Lace some elastic lacing through the 3rd and 4th row of eyelets from the top. Tie off with a

Reef Knot

. Do NOT make the elastic tight. It should not hold firmer than the rigid laces will. Tie your laces as per normal and tuck the bows and loose ends under the elastics. No guarantees, but this has worked for me for many years.

(Thanks to the MTB fraternity, I saw this system on some MTB shoes assuming it was to keep the laces out the chain rings works.)

Wet shoes:

How many times have you reached for your shoes the day after a run in the rain only to be putting you warm dry feet into soggy shoes. Not a very comfortable moment is it? The easy, but more costly tip is to have 2 pairs of running shoes so you can rotate periodically, or you could try this tip:

Stuff paper that has a high absorption rate; news paper, kitchen paper towelling etc..., into your wet shoes. Allow it to draw up moisture until it seems saturated then replace with fresh paper. Repeat as many times as necessary.

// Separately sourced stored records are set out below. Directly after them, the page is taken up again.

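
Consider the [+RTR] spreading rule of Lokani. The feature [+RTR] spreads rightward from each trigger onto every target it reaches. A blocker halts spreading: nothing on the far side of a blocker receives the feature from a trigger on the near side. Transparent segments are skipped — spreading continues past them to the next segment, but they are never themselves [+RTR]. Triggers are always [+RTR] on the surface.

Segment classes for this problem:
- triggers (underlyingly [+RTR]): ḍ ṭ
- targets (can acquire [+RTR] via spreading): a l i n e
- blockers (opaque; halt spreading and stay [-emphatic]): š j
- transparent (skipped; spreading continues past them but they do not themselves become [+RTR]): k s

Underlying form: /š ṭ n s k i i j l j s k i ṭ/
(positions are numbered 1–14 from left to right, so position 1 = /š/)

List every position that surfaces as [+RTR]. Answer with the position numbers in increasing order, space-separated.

2 3 6 7 14

From /ṭ/ at 2 rightward: 3 /n/ → [+RTR]; 4 /s/ transparent; 5 /k/ transparent; 6 /i/ → [+RTR]; 7 /i/ → [+RTR]; 8 /j/ blocks.
From /ṭ/ at 14 rightward: word edge.
Targets with no active source: positions 9 13 stay [-emphatic].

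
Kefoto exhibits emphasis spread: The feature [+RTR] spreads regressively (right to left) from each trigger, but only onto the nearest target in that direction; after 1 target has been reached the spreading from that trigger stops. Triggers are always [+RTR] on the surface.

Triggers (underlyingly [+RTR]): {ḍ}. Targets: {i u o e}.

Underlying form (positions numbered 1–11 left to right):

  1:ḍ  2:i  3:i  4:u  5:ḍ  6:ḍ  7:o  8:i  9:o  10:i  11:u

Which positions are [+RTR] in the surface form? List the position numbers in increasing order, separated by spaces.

1 4 5 6

From /ḍ/ at 1 leftward: word edge.
From /ḍ/ at 5 leftward: 4 /u/ → [+RTR]; bound reached.
From /ḍ/ at 6 leftward: 5 /ḍ/ is itself a trigger — this domain ends here.
Targets with no active source: positions 2 3 7 8 9 10 11 stay [-emphatic].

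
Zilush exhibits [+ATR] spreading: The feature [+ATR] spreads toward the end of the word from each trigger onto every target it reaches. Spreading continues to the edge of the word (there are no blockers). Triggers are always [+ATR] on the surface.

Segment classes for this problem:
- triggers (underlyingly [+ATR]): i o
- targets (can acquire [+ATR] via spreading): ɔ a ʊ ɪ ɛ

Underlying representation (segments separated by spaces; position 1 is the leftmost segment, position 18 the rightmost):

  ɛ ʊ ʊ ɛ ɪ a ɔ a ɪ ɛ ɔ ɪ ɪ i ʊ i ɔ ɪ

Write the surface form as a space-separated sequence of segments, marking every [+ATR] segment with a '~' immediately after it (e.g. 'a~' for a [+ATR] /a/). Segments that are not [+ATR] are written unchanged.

ɛ ʊ ʊ ɛ ɪ a ɔ a ɪ ɛ ɔ ɪ ɪ i~ ʊ~ i~ ɔ~ ɪ~

From /i/ at 14 rightward: 15 /ʊ/ → [+ATR]; 16 /i/ is itself a trigger — this domain ends here.
From /i/ at 16 rightward: 17 /ɔ/ → [+ATR]; 18 /ɪ/ → [+ATR]; word edge.
Targets with no active source: positions 1 2 3 4 5 6 7 8 9 10 11 12 13 stay [-ATR].
[+ATR] positions on the surface: 14 15 16 17 18.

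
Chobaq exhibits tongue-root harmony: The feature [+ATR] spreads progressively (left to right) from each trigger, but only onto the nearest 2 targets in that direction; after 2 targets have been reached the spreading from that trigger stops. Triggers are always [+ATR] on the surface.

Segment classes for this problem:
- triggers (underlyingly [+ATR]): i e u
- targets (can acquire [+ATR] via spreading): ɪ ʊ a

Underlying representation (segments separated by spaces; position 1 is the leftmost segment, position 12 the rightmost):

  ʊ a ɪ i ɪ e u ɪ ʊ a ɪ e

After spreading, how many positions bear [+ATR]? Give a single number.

7

From /i/ at 4 rightward: 5 /ɪ/ → [+ATR]; 6 /e/ is itself a trigger — this domain ends here.
From /e/ at 6 rightward: 7 /u/ is itself a trigger — this domain ends here.
From /u/ at 7 rightward: 8 /ɪ/ → [+ATR]; 9 /ʊ/ → [+ATR]; bound reached.
From /e/ at 12 rightward: word edge.
Targets with no active source: positions 1 2 3 10 11 stay [-ATR].
[+ATR] positions on the surface: 4 5 6 7 8 9 12.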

Then remove the final round of paper, remove laces and inner soles, and leave the shoes in a warm area. This will allow all components to dry faster than leaving them in the shoe. Avoid leaving your shoes on a hot radiator or in front of a fire as the high heat has the potential to cause damage that may compromise the function of the shoe.

Low temperatures:

Now that winter is setting in (UK readers), and our central heating is starting to keep us comfortable, we have the tendency to think that the lowering outdoor temperatures are colder than what they are. Due to this greater indoor-outdoor temperature difference we end up over dressing for our runs. Out the door with base layer, running outer layer, jacket, beanie and gloves only to find that we are boiling in a bag 10 minutes down the road. Next cold run you are about to do try this tip:


Step outside in your regular clothing for a minute or so. Get a more accurate feel for the temperature then dress into your running kit allowing for the appropriate conditions. Dress for a temperature a few degrees warmer than it is. In the spring consider using a guide of around 10°C and around 5°C for the dead of winter. A word of warning: Don't under dress. Test this on short runs and find the limits you are comfortable with. Avoid overheating due to too many layers.